DCG aside, the crypto lending sector can probably expect some changes before the end of 2023. Harvey anticipates a new wave of crypto lenders emerging, spearheaded by traditional finance (TradFi) firms, including banks, to replace the now depleted ranks of crypto lenders. “Traditional firms with expertise in risk management will enter the space and fill the void,” Harvey predicted.
SALT Lending built one of the earliest centralized platforms to allow borrowers to use crypto assets as collateral for fiat loans. It has registered with the United States Financial Crimes Enforcement Network and has a history of third-party audits. While it doesn’t conduct credit checks on borrowers, it performs full Anti-Money Laundering and Know Your Customer verification, among other screenings. Still, SALT Lending hasn’t come out unscathed from the recent turmoil.

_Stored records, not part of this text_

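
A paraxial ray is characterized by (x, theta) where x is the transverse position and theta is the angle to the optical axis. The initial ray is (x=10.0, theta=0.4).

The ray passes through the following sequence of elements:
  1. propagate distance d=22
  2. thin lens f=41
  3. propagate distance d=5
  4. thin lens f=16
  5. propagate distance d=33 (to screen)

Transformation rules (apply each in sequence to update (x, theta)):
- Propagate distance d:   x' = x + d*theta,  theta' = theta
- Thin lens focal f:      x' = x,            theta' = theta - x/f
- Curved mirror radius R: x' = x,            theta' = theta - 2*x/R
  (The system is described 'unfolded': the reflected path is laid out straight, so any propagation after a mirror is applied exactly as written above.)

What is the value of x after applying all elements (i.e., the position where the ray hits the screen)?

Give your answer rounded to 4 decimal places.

Initial: x=10.0000 theta=0.4000
After 1 (propagate distance d=22): x=18.8000 theta=0.4000
After 2 (thin lens f=41): x=18.8000 theta=-12/205 (≈-0.0585)
After 3 (propagate distance d=5): x=3794/205 (≈18.5073) theta=-12/205 (≈-0.0585)
After 4 (thin lens f=16): x=3794/205 (≈18.5073) theta=-1993/1640 (≈-1.2152)
After 5 (propagate distance d=33 (to screen)): x=-35417/1640 (≈-21.5957) theta=-1993/1640 (≈-1.2152)
Rounded to 4 decimal places: x = -21.5957

Answer: -21.5957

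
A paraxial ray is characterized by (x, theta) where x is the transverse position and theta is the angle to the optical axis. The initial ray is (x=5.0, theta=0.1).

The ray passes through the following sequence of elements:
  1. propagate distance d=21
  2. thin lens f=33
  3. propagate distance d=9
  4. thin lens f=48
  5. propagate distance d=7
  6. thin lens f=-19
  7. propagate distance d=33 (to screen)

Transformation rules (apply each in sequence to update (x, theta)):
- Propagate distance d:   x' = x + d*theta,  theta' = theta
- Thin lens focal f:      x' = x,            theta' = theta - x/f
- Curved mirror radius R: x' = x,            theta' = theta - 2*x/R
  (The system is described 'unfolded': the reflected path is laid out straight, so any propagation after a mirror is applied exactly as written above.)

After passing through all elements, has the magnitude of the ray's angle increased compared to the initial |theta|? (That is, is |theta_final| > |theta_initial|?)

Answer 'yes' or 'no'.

Answer: no

Derivation:
Initial: x=5.0000 theta=0.1000
After 1 (propagate distance d=21): x=7.1000 theta=0.1000
After 2 (thin lens f=33): x=7.1000 theta=-19/165 (≈-0.1152)
After 3 (propagate distance d=9): x=667/110 (≈6.0636) theta=-19/165 (≈-0.1152)
After 4 (thin lens f=48): x=667/110 (≈6.0636) theta=-85/352 (≈-0.2415)
After 5 (propagate distance d=7): x=7697/1760 (≈4.3733) theta=-85/352 (≈-0.2415)
After 6 (thin lens f=-19): x=7697/1760 (≈4.3733) theta=-189/16720 (≈-0.0113)
After 7 (propagate distance d=33 (to screen)): x=133769/33440 (≈4.0003) theta=-189/16720 (≈-0.0113)
|theta_initial|=0.1000 |theta_final|=189/16720 (≈0.0113) -> not increased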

Looking ahead, Owen expects more regulation of the cryptocurrency lending sector, including measures “such as the implementation of capital and liquidity buffers, similar to those required of traditional banks,” he told Cointelegraph.

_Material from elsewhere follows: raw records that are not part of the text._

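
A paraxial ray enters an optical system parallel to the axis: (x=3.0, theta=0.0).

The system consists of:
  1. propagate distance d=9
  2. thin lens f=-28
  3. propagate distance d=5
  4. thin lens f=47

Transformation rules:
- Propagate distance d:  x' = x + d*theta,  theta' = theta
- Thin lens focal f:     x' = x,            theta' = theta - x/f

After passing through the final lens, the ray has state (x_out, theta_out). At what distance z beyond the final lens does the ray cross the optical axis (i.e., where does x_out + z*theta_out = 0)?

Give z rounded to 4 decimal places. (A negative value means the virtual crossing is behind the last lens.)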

Some practices like rehypothecation, where a lender re-uses collateral to secure other loans, may come in for closer scrutiny. Owen also expects to see more interest in “cold storage” lending, “where borrowers are able to monitor their funds throughout the duration of their loan.”
Others agree that regulation will be on the table. “DCG’s debacle has [had] an incredibly detrimental effect on institutional investors, which also means that retail investors will feel the brunt of it,” Melpignano of Kadena Eco told Cointelegraph. “I would liken it to a one-two punch that will give regulators the ammunition they need to move aggressively against the industry.”